Satıcının satılanı teslim etme, mülkiyetini geçirme sorumluluğunun yanında, mal üzerinde üstün bir hak iddia edilmesi sebebiyle satılanın alıcının elinden alınması halinde de sorumluluğu bulunmaktadır. Satıcının zapta karşı sorumluluğu, 6098 sayılı Türk Borçlar Kanunu’nun 214 ile 218. maddeleri arasında düzenlenmiştir. Satıcının zapttan sorumluluğu, satış sözleşmesinin kurulduğu sırada var olan bir üstün haktan dolayı satılanın üçüncü bir kişi tarafından alıcının elinden alınması veya mülkiyet hakkının sınırlandırılması durumunda satıcının sorumlu olmasıdır.

Satıcının zapttan sorumluluğu, tam zapt veya kısmi zapt olarak karşımıza çıkmaktadır.
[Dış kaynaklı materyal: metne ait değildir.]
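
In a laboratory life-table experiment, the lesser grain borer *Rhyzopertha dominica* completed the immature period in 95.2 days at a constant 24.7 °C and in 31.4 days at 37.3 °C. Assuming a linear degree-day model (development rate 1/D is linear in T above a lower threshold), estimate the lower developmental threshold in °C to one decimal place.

Linear rate model ⇒ the product D·(T − T_b) is constant across temperatures.
95.2·(24.7 − T_b) = 31.4·(37.3 − T_b)
T_b = (95.2·24.7 − 31.4·37.3) / (95.2 − 31.4) = 1180.22 / 63.8 = 18.499 °C ≈ 18.5 °C.

18.5 °C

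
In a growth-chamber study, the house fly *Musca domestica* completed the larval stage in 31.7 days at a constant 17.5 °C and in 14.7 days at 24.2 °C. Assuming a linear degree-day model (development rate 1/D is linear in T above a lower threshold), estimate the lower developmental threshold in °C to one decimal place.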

Tam zapt, satılanın tamamının alıcının elinden alınması halidir. Kısmi zapt ise satılanın bir kısmının alıcının elinden alınması veya satılan üzerinde ayni bir hak tesis edilmesi halidir.

Zapttan Sorumluğun Şartları

1) Geçerli Bir Satış Sözleşmesi Olmalı

Alıcı ile satıcı arasında hukuken geçerli bir satış sözleşmesi olması gerekir. Satış sözleşmesi eğer geçerli şartları taşımıyorsa alıcı zapta karşı sorumluluk hükümlerinden yararlanamayacaktır.
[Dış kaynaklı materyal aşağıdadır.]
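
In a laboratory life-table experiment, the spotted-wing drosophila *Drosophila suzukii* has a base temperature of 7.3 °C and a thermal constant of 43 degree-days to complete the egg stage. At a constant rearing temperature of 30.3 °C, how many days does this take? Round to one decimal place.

1.9 days

Daily accumulation = 30.3 − 7.3 = 23.0 DD/day.
Duration = 43 / 23.0 = 1.870 ≈ 1.9 days.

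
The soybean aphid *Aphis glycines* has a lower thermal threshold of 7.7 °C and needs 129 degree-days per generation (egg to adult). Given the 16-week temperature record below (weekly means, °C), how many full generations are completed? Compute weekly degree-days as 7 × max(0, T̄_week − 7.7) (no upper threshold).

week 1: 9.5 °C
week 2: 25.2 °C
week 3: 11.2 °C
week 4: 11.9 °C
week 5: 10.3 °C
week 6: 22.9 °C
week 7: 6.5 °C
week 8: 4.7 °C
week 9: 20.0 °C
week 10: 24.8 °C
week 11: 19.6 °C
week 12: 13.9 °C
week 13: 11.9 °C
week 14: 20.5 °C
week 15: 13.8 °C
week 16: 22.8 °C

7 generations

Weekly DD (7 × max(0, T̄ − 7.7)): 12.6, 122.5, 24.5, 29.4, 18.2, 106.4, 0.0, 0.0, 86.1, 119.7, 83.3, 43.4, 29.4, 89.6, 42.7, 105.7.
Season total = 913.5 DD.
Complete generations = ⌊913.5 / 129⌋ = 7.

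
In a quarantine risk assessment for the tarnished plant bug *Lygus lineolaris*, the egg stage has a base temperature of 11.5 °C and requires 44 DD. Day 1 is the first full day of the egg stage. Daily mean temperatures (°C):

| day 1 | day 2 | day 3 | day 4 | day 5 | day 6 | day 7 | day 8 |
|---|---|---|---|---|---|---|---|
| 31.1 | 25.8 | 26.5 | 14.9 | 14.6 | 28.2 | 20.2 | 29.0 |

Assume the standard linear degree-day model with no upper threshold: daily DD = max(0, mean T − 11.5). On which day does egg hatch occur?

day 3

Daily DD above 11.5 °C: 19.6, 14.3, 15.0, 3.4, 3.1, 16.7, 8.7, 17.5.
Cumulative: 19.6, 33.9, 48.9, 52.3, 55.4, 72.1, 80.8, 98.3.
The total first reaches 44 DD on day 3.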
2) Satılan Alıcıya Teslim Edilmiş Olmalı

Zapttan sorumluluğun doğabilmesi için satılanın alıcıya teslim edilmiş olması gerekir. Eğer satılanın tesliminden önce üstün hak iddiasında bulunulması ve satılanın zapt edilmesi durumunda, zapttan sorumluluk hükümleri değil, borcun hiç veya gereği gibi ifa edilmemesi söz konusu olacaktır.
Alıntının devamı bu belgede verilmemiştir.